If you are an employee of a company, it is likely that you are working for the employer in accordance with the terms of an employment contract. A standard employment contract that does not indicate any ‘term’ or length of employment, is presumed to be of “indefinite duration.” An indefinite duration employment contract has no fixed end date; accordingly, the employee continues to accumulate service with the employer over time.
If no triggering event occurs, such as (1) the employer terminating the employee’s employment without cause; (2) the employer terminating the employees’ employment for just cause; (3) the employee resigning from his or her employment; (4) the employee resigns from his or her employment as a result of an intolerable work environment (commonly referred to as a constructive dismissal) or resigns for other opportunities, then the employee is deemed to continue in his or her employment for the foreseeable future.
Conversely, a fixed-term employment contract stipulates a start date and an end date of employment. Employers will typically hire workers on a fixed-term contract to replace other workers that are on leaves (i.e., maternity leave) for a defined period of time or to increase staffing levels for a specific project.
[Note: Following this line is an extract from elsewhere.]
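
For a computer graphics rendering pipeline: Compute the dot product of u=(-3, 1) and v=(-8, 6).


u . v = u_x*v_x + u_y*v_y = (-3)*(-8) + 1*6
= 24 + 6 = 30

30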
The worker can still be considered an employee of the company (not an independent contractor) and the regular protections of the Employment Standards Act are still afforded to the employee operating under a fixed-term employment contract; however, the most important provision to consider when entering into such a contract is the language contained in any termination provision.
In a fixed-term employment contract, the employer does not automatically have the right to terminate the contract early and provide reasonable notice or payment in lieu thereof as is required in the dismissal of an employee operating under an indefinite duration employment contract. Rather, the parties to the fixed-term contract must clearly and unambiguously set out what the severance obligations of the employer are should the employment contract be terminated before the end of the fixed-term. Absent clear and specific language in the fixed-term contract around the amount of termination pay a fixed-term employee is entitled to should the contract be terminated before the end of the term, the employee is entitled to be paid out for the balance of the contract.
In other words, if you are an employee that was hired for a one-year fixed term contract and the employer terminates your employment after 6 months on the job, you may be entitled to payment of the entire balance of the contract (i.e., remaining 6 month period). Accordingly, in the context of a fixed-term employment contract, employers’ could be on the hook for much more than the employees’ common law severance entitlements which would apply if an indefinite duration contract governed the employment relationship. While employers’ are permitted to enter into fixed-term contracts, and sometimes do so in the expectation that severance obligations will be minimized or avoided in the event of termination, the opposite often results. For employees, your entitlement depends on whether the fixed-term employment contract contains an enforceable termination provision which limits your entitlement on termination.
As always, it is best to consult a highly-rated employment lawyer to review your employment contract and the circumstances around your dismissal to determine whether you have any right to greater severance or other damages that have been provided to you by your former employer.